Schicksalsfrage Hahn

Sie wird den von der CDU angekündigten Misstrauensantrag wohl überleben. Aber Ministerpräsidentin Malu Dreyer ist schwer angeschlagen.

Der geplante Verkauf des Hunsrück-Flughafens Hahn endete in einem Desaster, das fatal an den Nürburgring-Sumpf erinnert. Damit hat sie den Christdemokraten eine Steilvorlage geliefert, die gerade erst installierte rot-gelb-grüne Koalition wieder zu sprengen.
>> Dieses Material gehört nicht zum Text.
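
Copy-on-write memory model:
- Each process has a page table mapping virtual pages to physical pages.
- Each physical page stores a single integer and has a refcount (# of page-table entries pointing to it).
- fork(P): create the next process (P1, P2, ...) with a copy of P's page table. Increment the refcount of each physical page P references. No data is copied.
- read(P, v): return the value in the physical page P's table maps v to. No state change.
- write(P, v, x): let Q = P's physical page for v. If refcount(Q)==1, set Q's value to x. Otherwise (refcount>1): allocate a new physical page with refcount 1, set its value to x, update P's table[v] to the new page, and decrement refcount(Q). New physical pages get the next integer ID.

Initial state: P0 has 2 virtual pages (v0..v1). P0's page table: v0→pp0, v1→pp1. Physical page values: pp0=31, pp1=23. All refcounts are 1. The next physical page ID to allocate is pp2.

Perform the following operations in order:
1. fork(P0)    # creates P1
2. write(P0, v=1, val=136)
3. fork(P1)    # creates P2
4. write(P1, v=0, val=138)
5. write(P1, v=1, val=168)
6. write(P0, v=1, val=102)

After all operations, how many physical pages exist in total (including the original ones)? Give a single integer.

Op 1: fork(P0) -> P1. 2 ppages; refcounts: pp0:2 pp1:2
Op 2: write(P0, v1, 136). refcount(pp1)=2>1 -> COPY to pp2. 3 ppages; refcounts: pp0:2 pp1:1 pp2:1
Op 3: fork(P1) -> P2. 3 ppages; refcounts: pp0:3 pp1:2 pp2:1
Op 4: write(P1, v0, 138). refcount(pp0)=3>1 -> COPY to pp3. 4 ppages; refcounts: pp0:2 pp1:2 pp2:1 pp3:1
Op 5: write(P1, v1, 168). refcount(pp1)=2>1 -> COPY to pp4. 5 ppages; refcounts: pp0:2 pp1:1 pp2:1 pp3:1 pp4:1
Op 6: write(P0, v1, 102). refcount(pp2)=1 -> write in place. 5 ppages; refcounts: pp0:2 pp1:1 pp2:1 pp3:1 pp4:1

Answer: 5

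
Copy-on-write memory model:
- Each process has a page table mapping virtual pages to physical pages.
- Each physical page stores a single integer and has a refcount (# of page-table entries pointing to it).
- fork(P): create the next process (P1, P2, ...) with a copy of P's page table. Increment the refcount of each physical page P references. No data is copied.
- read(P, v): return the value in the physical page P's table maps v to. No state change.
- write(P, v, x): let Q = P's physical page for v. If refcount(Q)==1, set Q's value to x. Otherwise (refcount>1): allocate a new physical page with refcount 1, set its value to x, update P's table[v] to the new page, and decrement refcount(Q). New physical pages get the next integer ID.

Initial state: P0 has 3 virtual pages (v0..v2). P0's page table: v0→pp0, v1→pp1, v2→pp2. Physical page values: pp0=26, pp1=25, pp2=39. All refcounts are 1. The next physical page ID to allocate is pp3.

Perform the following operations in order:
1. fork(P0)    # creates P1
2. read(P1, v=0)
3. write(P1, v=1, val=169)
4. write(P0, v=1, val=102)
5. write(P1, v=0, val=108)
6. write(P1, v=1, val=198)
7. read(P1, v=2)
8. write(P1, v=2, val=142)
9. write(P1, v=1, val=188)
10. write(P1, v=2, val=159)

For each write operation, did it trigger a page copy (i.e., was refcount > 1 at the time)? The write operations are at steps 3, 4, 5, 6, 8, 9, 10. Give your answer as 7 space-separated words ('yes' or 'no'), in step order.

Op 1: fork(P0) -> P1. 3 ppages; refcounts: pp0:2 pp1:2 pp2:2
Op 2: read(P1, v0) -> 26. No state change.
Op 3: write(P1, v1, 169). refcount(pp1)=2>1 -> COPY to pp3. 4 ppages; refcounts: pp0:2 pp1:1 pp2:2 pp3:1
Op 4: write(P0, v1, 102). refcount(pp1)=1 -> write in place. 4 ppages; refcounts: pp0:2 pp1:1 pp2:2 pp3:1
Op 5: write(P1, v0, 108). refcount(pp0)=2>1 -> COPY to pp4. 5 ppages; refcounts: pp0:1 pp1:1 pp2:2 pp3:1 pp4:1
Op 6: write(P1, v1, 198). refcount(pp3)=1 -> write in place. 5 ppages; refcounts: pp0:1 pp1:1 pp2:2 pp3:1 pp4:1
Op 7: read(P1, v2) -> 39. No state change.
Op 8: write(P1, v2, 142). refcount(pp2)=2>1 -> COPY to pp5. 6 ppages; refcounts: pp0:1 pp1:1 pp2:1 pp3:1 pp4:1 pp5:1
Op 9: write(P1, v1, 188). refcount(pp3)=1 -> write in place. 6 ppages; refcounts: pp0:1 pp1:1 pp2:1 pp3:1 pp4:1 pp5:1
Op 10: write(P1, v2, 159). refcount(pp5)=1 -> write in place. 6 ppages; refcounts: pp0:1 pp1:1 pp2:1 pp3:1 pp4:1 pp5:1

yes no yes no yes no no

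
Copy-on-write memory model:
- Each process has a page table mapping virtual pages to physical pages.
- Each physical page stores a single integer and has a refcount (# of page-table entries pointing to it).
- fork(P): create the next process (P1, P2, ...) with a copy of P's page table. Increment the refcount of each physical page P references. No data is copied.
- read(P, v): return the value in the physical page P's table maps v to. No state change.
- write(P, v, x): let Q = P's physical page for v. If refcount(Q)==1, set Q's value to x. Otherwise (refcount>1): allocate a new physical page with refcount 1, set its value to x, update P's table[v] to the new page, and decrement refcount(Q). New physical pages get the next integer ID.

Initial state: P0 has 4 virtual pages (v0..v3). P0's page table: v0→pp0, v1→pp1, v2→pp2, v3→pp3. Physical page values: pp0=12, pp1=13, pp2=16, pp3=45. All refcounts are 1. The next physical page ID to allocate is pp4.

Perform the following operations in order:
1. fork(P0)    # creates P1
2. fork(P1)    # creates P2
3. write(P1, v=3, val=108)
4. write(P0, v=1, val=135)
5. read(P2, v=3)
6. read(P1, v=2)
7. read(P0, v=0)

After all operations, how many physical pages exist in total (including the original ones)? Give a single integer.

Answer: 6

Derivation:
Op 1: fork(P0) -> P1. 4 ppages; refcounts: pp0:2 pp1:2 pp2:2 pp3:2
Op 2: fork(P1) -> P2. 4 ppages; refcounts: pp0:3 pp1:3 pp2:3 pp3:3
Op 3: write(P1, v3, 108). refcount(pp3)=3>1 -> COPY to pp4. 5 ppages; refcounts: pp0:3 pp1:3 pp2:3 pp3:2 pp4:1
Op 4: write(P0, v1, 135). refcount(pp1)=3>1 -> COPY to pp5. 6 ppages; refcounts: pp0:3 pp1:2 pp2:3 pp3:2 pp4:1 pp5:1
Op 5: read(P2, v3) -> 45. No state change.
Op 6: read(P1, v2) -> 16. No state change.
Op 7: read(P0, v0) -> 12. No state change.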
Noch ganz frisch im Gedächtnis sind die Bilder der strahlenden Wahlsiegerin. Da wirkte Dreyer in Worten und Gesten geradezu berauscht vor Glück und Energie. Rote Kleidung, rote Blumen. Triumph.
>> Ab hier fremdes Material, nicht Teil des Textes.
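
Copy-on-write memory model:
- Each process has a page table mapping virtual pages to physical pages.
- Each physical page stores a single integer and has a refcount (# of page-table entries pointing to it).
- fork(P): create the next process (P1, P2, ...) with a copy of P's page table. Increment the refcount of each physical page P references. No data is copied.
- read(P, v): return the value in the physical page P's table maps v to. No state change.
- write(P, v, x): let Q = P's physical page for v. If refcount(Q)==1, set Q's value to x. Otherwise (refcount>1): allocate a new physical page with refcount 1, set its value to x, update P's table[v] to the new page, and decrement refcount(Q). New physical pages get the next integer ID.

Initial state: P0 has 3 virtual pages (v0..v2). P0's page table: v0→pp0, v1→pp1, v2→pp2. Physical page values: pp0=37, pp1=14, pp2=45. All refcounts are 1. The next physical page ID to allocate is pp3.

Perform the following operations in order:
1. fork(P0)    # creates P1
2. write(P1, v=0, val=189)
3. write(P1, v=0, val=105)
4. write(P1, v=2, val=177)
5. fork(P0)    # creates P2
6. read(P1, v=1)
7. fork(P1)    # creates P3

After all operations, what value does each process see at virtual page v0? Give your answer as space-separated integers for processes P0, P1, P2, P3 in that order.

Answer: 37 105 37 105

Derivation:
Op 1: fork(P0) -> P1. 3 ppages; refcounts: pp0:2 pp1:2 pp2:2
Op 2: write(P1, v0, 189). refcount(pp0)=2>1 -> COPY to pp3. 4 ppages; refcounts: pp0:1 pp1:2 pp2:2 pp3:1
Op 3: write(P1, v0, 105). refcount(pp3)=1 -> write in place. 4 ppages; refcounts: pp0:1 pp1:2 pp2:2 pp3:1
Op 4: write(P1, v2, 177). refcount(pp2)=2>1 -> COPY to pp4. 5 ppages; refcounts: pp0:1 pp1:2 pp2:1 pp3:1 pp4:1
Op 5: fork(P0) -> P2. 5 ppages; refcounts: pp0:2 pp1:3 pp2:2 pp3:1 pp4:1
Op 6: read(P1, v1) -> 14. No state change.
Op 7: fork(P1) -> P3. 5 ppages; refcounts: pp0:2 pp1:4 pp2:2 pp3:2 pp4:2
P0: v0 -> pp0 = 37
P1: v0 -> pp3 = 105
P2: v0 -> pp0 = 37
P3: v0 -> pp3 = 105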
Ihre Botschaft von Zuverlässigkeit, Transparenz, Volksnähe und Bodenhaftung hatte die Wähler überzeugt.

Nur knapp vier Monate später kämpft Dreyer bei der Sondersitzung des Parlaments mit versteinerter Miene um ihre Reputation, muss eingestehen, dass der Hahn-Deal wegen schlimmer Fehler geplatzt ist, versucht, wie zuvor schon der Innenminister, die Beraterfirma, deren Rolle noch zu klären sein wird, als Hauptschuldige vorzuschicken.
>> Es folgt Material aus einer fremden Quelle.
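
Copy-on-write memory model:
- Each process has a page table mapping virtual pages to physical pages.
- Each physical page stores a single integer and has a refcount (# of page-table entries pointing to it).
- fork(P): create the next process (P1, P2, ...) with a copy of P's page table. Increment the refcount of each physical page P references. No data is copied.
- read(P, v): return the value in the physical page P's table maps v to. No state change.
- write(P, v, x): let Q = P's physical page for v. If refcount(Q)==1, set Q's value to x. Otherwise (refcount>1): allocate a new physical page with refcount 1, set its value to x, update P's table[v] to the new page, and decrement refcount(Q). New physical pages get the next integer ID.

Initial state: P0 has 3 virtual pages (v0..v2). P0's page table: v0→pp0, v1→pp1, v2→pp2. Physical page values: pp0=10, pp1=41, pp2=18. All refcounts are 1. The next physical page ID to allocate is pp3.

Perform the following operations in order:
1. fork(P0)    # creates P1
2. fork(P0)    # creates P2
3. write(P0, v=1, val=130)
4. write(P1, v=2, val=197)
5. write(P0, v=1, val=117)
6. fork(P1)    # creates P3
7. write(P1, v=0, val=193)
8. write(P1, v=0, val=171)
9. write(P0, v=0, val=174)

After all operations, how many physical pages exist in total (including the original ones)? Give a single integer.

Op 1: fork(P0) -> P1. 3 ppages; refcounts: pp0:2 pp1:2 pp2:2
Op 2: fork(P0) -> P2. 3 ppages; refcounts: pp0:3 pp1:3 pp2:3
Op 3: write(P0, v1, 130). refcount(pp1)=3>1 -> COPY to pp3. 4 ppages; refcounts: pp0:3 pp1:2 pp2:3 pp3:1
Op 4: write(P1, v2, 197). refcount(pp2)=3>1 -> COPY to pp4. 5 ppages; refcounts: pp0:3 pp1:2 pp2:2 pp3:1 pp4:1
Op 5: write(P0, v1, 117). refcount(pp3)=1 -> write in place. 5 ppages; refcounts: pp0:3 pp1:2 pp2:2 pp3:1 pp4:1
Op 6: fork(P1) -> P3. 5 ppages; refcounts: pp0:4 pp1:3 pp2:2 pp3:1 pp4:2
Op 7: write(P1, v0, 193). refcount(pp0)=4>1 -> COPY to pp5. 6 ppages; refcounts: pp0:3 pp1:3 pp2:2 pp3:1 pp4:2 pp5:1
Op 8: write(P1, v0, 171). refcount(pp5)=1 -> write in place. 6 ppages; refcounts: pp0:3 pp1:3 pp2:2 pp3:1 pp4:2 pp5:1
Op 9: write(P0, v0, 174). refcount(pp0)=3>1 -> COPY to pp6. 7 ppages; refcounts: pp0:2 pp1:3 pp2:2 pp3:1 pp4:2 pp5:1 pp6:1

Answer: 7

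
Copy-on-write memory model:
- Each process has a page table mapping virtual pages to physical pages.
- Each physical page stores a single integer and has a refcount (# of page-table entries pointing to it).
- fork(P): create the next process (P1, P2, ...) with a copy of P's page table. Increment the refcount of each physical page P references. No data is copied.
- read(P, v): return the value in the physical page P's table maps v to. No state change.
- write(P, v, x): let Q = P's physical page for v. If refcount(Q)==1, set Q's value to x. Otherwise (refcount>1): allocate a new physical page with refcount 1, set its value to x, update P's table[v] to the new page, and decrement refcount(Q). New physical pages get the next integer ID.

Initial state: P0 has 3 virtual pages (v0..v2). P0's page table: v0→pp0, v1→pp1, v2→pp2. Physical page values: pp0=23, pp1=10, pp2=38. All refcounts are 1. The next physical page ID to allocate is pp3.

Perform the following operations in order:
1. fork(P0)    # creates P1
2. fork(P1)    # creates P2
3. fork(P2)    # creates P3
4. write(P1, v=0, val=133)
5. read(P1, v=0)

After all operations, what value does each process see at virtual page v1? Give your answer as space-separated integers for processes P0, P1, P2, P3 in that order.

Op 1: fork(P0) -> P1. 3 ppages; refcounts: pp0:2 pp1:2 pp2:2
Op 2: fork(P1) -> P2. 3 ppages; refcounts: pp0:3 pp1:3 pp2:3
Op 3: fork(P2) -> P3. 3 ppages; refcounts: pp0:4 pp1:4 pp2:4
Op 4: write(P1, v0, 133). refcount(pp0)=4>1 -> COPY to pp3. 4 ppages; refcounts: pp0:3 pp1:4 pp2:4 pp3:1
Op 5: read(P1, v0) -> 133. No state change.
P0: v1 -> pp1 = 10
P1: v1 -> pp1 = 10
P2: v1 -> pp1 = 10
P3: v1 -> pp1 = 10

Answer: 10 10 10 10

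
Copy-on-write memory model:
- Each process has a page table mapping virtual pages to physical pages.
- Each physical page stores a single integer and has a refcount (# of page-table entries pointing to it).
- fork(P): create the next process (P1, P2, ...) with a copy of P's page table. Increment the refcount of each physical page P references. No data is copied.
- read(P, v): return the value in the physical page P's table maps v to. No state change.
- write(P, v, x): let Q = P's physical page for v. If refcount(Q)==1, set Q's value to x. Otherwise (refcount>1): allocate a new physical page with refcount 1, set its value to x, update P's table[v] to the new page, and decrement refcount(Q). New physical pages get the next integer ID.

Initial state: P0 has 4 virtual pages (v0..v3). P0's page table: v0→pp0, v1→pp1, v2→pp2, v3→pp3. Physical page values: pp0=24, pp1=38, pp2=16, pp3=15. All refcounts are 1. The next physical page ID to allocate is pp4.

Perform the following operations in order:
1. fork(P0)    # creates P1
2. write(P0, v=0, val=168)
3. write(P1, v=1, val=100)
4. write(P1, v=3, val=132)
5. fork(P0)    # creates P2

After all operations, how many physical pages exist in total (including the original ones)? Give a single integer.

Op 1: fork(P0) -> P1. 4 ppages; refcounts: pp0:2 pp1:2 pp2:2 pp3:2
Op 2: write(P0, v0, 168). refcount(pp0)=2>1 -> COPY to pp4. 5 ppages; refcounts: pp0:1 pp1:2 pp2:2 pp3:2 pp4:1
Op 3: write(P1, v1, 100). refcount(pp1)=2>1 -> COPY to pp5. 6 ppages; refcounts: pp0:1 pp1:1 pp2:2 pp3:2 pp4:1 pp5:1
Op 4: write(P1, v3, 132). refcount(pp3)=2>1 -> COPY to pp6. 7 ppages; refcounts: pp0:1 pp1:1 pp2:2 pp3:1 pp4:1 pp5:1 pp6:1
Op 5: fork(P0) -> P2. 7 ppages; refcounts: pp0:1 pp1:2 pp2:3 pp3:2 pp4:2 pp5:1 pp6:1

Answer: 7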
Auf jeden Fall aber hat die neue Dreyer-Regierung bereits zum Start einen Vertrauensverlust erlitten, der, wenn überhaupt, nur mühsam wieder auszugleichen sein wird.

Dreyer selbst sprach gestern von kriminellen Machenschaften der chinesischen Bieter. Von der Schlamperei ihres Innenministeriums, das diesen Bietern beinahe auf den Leim gegangen wäre, sprach sie nicht.

Aus gutem Grund, hatte sie die übrigens von niemandem angezweifelte Notwendigkeit, den Flughafen zu privatisieren, doch zur Chefsache gemacht.

Deswegen wird sie auch an Innenminister Roger Lewentz festhalten (müssen). Denn nicht er steht plötzlich im Fokus, sondern die Regierungschefin persönlich.

Immer mehr Ungereimtheiten waren in den letzten Tagen von den Medien an die Öffentlichkeit befördert worden. Die Regierung gab sich dazu ungewöhnlich schmallippig. CDU-Chefin Julia Klöckner wirkte fast schon wieder wie im Wahlkampfmodus, als sie Dreyer deren eigene zuversichtlichen Zitate zum nun gescheiterten Verkaufsprozess um die Ohren schlug.

Nach den gestrigen Wortbeiträgen aus den Reihen von FDP und Grünen ist nicht anzunehmen, dass sie von ihrem Koalitionspartner SPD abrücken und sich durch ein Misstrauensvotum in Neuwahlen zwingen lassen wird.
Aber eines steht fest: Gelingt es jetzt nicht, mit einem der beiden verbleibenden Interessenten ein zukunftsfähiges Konzept zur Rettung des Hahns auszuhandeln und damit dem strukturschwachen Hunsrück eine bleibende Perspektive zu geben, ist auch das Schicksal von Rot-Gelb- Grün besiegelt.